While it is not their primary purpose, the constitution of those databases creates formidable opportunities for researchers to explore health data from hundreds or thousands of patients. Those numbers, much greater that what can be achieved in most regular studies that recruit volunteers, enable scientists to improve patient treatment by looking for patterns on a large scale and draw new conclusions, for example about the link between the development of a medical condition and environmental factors. For example, the Centerstone Research Institute has developed tools for analyzing the treatment of all their patients and discerning the methods that give the best result in order to apply them to future patients.
The drawback is that scientists do not fully control the environment in which patients are treated. They cannot always access all the metrics they want to analyze and have to use only what is already there. This introduces a greater risk of error and misinterpretation than in controlled studies and in turn forces researchers to work with even larger samples in order to distinguish between true correlation and mere coincidence. The emergence of consumer connected health products is a great asset in this case because often it allows scientists to work with samples in the tens of thousands or more.
Some products are designed with future data mining in mind and build upon the data they generate to improve the service they provide. One of the best examples is probably Asthmapolis, a GPS device that attaches to the inhalers of Asthma patients and records their location every time they use it. This not only allows the patients’ physician to see how often they used their inhalers (an important information to make sure that the patients are treating their asthma correctly), but also enables the creation of maps showing where asthma attacks are most common so that patients can try to avoid them. Scientists can also use the data to deduce what local factors may be involved.

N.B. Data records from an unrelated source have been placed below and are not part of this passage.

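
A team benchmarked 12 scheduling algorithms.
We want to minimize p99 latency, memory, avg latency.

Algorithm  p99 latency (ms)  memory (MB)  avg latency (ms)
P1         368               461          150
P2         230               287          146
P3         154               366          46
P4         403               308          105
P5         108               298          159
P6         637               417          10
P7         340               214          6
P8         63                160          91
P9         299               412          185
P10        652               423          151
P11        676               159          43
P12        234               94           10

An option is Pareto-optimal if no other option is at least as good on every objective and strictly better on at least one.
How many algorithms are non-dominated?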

The lack of a controlled environment may prevent researchers from obtaining definitive results immediately, but it remains very useful to find new leads and ideas that can then be confirmed (or proven false) through a more traditional, rigorous process.
The whole process came full circle in 2010 when the US Department of Health and Human services invited app developers to explore its vast stores of publically available health data to design new tools and features for connected and mobile health… which in turn will likely generate more data for scientists to sift through.
What about you? What other use of data mining for medical research can you envision? Would you be okay with having your personal data used for those types of projects, even anonymized?